If you have n-dimensional data that you want to quickly access an arbitrary index-based slice of, then it's much more simple to use h5py. If you have data that's more table-like, and you want to query it, then pyTables is a much better option.
h5py is a relatively "vanilla" wrapper around the HDF5 libraries compared to pyTables. This is a very good thing if you're going to be regularly accessing your HDF file from another language (pyTables adds some extra metadata). h5py can do a lot, but for some use cases (e.g. what pyTables does) you're going to need to spend more time tweaking things.
pyTables has some really nice features. However, if your data doesn't look much like a table, then it's probably not the best option.
To give a more concrete example, I work a lot with fairly large (tens of GB) 3 and 4 dimensional arrays of data. They're homogenous arrays of floats, ints, uint8s, etc. I usually want to access a small subset of the entire dataset. h5py makes this very simple, and does a fairly good job of auto-guessing a reasonable chunk size. Grabbing an arbitrary chunk or slice from disk is much, much faster than for a simple memmapped file. (Emphasis on arbitrary... Obviously, if you want to grab an entire "X" slice, then a C-ordered memmapped array is impossible to beat, as all the data in an "X" slice are adjacent on disk.)

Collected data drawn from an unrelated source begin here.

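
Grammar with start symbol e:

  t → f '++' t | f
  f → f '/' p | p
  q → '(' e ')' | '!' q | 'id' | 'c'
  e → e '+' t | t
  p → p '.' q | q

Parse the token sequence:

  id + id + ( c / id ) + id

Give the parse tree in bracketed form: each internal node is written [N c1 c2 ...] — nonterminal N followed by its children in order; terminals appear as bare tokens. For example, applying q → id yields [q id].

[e [e [e [e [t [f [p [q id]]]]] + [t [f [p [q id]]]]] + [t [f [p [q ( [e [t [f [f [p [q c]]] / [p [q id]]]]] )]]]]] + [t [f [p [q id]]]]]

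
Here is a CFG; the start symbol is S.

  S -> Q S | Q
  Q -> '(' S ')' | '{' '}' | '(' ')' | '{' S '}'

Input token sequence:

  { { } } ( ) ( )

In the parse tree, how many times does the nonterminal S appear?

4

[S [Q { [S [Q { }]] }] [S [Q ( )] [S [Q ( )]]]]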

As a counter example, my wife collects data from a wide array of sensors that sample at minute to second intervals over several years. She needs to store and run arbitrary querys (and relatively simple calculations) on her data. pyTables makes this use case very easy and fast, and still has some advantages over traditional relational databases. (Particularly in terms of disk usage and speed at which a large (index-based) chunk of data can be read into memory)